Elle est à double tranchant. Il y a une puissance symbolique des luttes des Afro-américains, qui constituent une sorte d’idéal pour nombre de militants français. Cette référence fonctionne comme un levier de mobilisation. Elle inspire des discours et des stratégies politiques. Mais, paradoxalement, elle marginalise les luttes en cours, disqualifiées au motif qu’elles seraient importées. Sa force a pour effet d’enfermer le débat français dans un dialogue obligé avec les États-Unis qui empêche la compréhension de ses racines historiques dans le temps long, de la période coloniale au temps des migrations postcoloniales. Quand, aux États-Unis, les Noirs se mobilisent contre les violences policières, ils tirent un fil qui remonte naturellement à l’esclavage. Noirs et Blancs savent de quoi on parle quand on évoque la continuité, sur un même sol, de la violence raciste sur les corps noirs. Alors qu’en France il y a une invisibilité et un flou de la période coloniale, marquée par son hétérogénéité. On connaît les crimes et massacres coloniaux. Mais je ne connais pas de travail offrant la compréhension, dans une même trame, des pratiques concrètes des violences ordinaires ayant marqué les corps colonisés, qu’ils fussent noirs, arabes, asiatiques ou autres. 

 

Sur quoi peut déboucher, en France, la mobilisation actuelle des Noirs et de ceux qui soutiennent leur combat ?

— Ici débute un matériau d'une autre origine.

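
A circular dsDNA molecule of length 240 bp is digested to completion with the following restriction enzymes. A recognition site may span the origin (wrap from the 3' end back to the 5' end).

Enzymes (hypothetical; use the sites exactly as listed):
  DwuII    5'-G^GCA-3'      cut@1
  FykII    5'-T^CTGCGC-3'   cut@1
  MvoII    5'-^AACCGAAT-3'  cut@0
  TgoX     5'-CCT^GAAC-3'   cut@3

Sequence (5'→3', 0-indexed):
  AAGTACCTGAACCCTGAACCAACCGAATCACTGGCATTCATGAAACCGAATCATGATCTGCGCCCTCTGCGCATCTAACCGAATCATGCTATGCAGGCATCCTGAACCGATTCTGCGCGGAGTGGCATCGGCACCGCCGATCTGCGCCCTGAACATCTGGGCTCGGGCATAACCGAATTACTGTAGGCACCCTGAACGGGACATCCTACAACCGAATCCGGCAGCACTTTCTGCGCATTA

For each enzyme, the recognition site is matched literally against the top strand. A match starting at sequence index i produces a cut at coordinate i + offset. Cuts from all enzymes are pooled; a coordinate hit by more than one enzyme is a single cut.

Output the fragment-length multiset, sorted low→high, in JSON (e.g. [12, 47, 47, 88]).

[4,5,6,7,7,7,9,9,9,10,10,10,11,11,12,13,14,16,16,16,18,20]

Site scan:
  DwuII GGCA/1: at [32, 95, 123, 129, 165, 185, 219] ⇒ [33, 96, 124, 130, 166, 186, 220]
  FykII TCTGCGC/1: at [56, 65, 111, 140, 229] ⇒ [57, 66, 112, 141, 230]
  MvoII AACCGAAT/0: at [20, 43, 76, 170, 209] ⇒ [20, 43, 76, 170, 209]
  TgoX CCTGAAC/3: at [5, 12, 100, 147, 190] ⇒ [8, 15, 103, 150, 193]

All cut coordinates (distinct, sorted): [8, 15, 20, 33, 43, 57, 66, 76, 96, 103, 112, 124, 130, 141, 150, 166, 170, 186, 193, 209, 220, 230]

Fragment lengths:
  8→15: 7 bp
  15→20: 5 bp
  20→33: 13 bp
  33→43: 10 bp
  43→57: 14 bp
  57→66: 9 bp
  66→76: 10 bp
  76→96: 20 bp
  96→103: 7 bp
  103→112: 9 bp
  112→124: 12 bp
  124→130: 6 bp
  130→141: 11 bp
  141→150: 9 bp
  150→166: 16 bp
  166→170: 4 bp
  170→186: 16 bp
  186→193: 7 bp
  193→209: 16 bp
  209→220: 11 bp
  220→230: 10 bp
  230→8 (wrap): 240-230+8 = 18 bp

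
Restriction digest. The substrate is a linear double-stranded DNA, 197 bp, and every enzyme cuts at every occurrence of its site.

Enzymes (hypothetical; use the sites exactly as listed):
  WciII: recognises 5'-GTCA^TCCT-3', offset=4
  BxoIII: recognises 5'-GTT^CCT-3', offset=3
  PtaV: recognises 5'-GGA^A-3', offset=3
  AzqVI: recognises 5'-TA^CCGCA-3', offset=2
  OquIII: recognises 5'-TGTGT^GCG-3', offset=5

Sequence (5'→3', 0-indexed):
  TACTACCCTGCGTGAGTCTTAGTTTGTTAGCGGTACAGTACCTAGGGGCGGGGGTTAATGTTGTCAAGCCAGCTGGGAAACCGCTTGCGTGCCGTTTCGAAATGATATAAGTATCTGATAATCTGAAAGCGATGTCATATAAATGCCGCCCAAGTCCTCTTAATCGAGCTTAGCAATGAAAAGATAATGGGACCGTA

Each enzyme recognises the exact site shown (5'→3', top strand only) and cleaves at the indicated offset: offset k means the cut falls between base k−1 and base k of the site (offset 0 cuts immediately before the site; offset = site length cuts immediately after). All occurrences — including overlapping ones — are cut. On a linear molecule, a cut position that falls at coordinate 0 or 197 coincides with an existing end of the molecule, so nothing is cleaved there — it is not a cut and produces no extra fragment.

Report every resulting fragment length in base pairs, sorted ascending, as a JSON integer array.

[78,119]

Scan for sites:
  WciII (GTCATCCT, off=4): no sites
  BxoIII (GTTCCT, off=3): no sites
  PtaV GGAA/3: at [75] ⇒ [78]
  AzqVI (TACCGCA, off=2): no sites
  OquIII (TGTGTGCG, off=5): no sites

All cut coordinates (distinct, sorted): [78]

Fragments:
  [0,78): 78 bp
  [78,197): 119 bp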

Une chose me semble acquise : ça ne va pas s’arrêter. Nous sommes entrés dans un nouveau temps de la discussion sur le racisme en France. À gauche, on ne le comprend pas. Pour donner une impression d’empathie pour ces luttes, on épouse jusqu’à l’absurde la grammaire américaine de l’antiracisme. Par exemple, on s’interroge sur le « privilège blanc » qui, tel que je le comprends, décrit une expérience sociale épargnée par les discriminations sur la base de la couleur de la peau. Mais est-ce qu’un SDF blanc couché à la sortie du métro dispose d’un « privilège blanc » ? La question raciale en France devrait moins constituer un sujet polémique qu’un enjeu de connaissance. 

Or, ce qui me semble marquer ce moment est le refus de la nouvelle génération de militants antiracistes de se définir comme « enfants d’immigrés ». Même quand mes enquêtées racontent des histoires qui ressemblent à celles de l’immigration, elles refusent d’être renvoyées à une généalogie migratoire pour m’opposer une identité au présent : « femme noire », « lesbienne noire », « trans noire », etc. Le surinvestissement de la catégorie noire dans leur récit oblige à affronter une société française dont le caractère pluriethnique est vécu comme un fait, loin du langage de l’assimilation. Je doute que ce processus s’arrête parce que nous assistons à la montée de jeunes acteurs dans l’arène publique, acteurs pleinement reliés aux expériences qui ressemblent aux leurs en dehors de la France.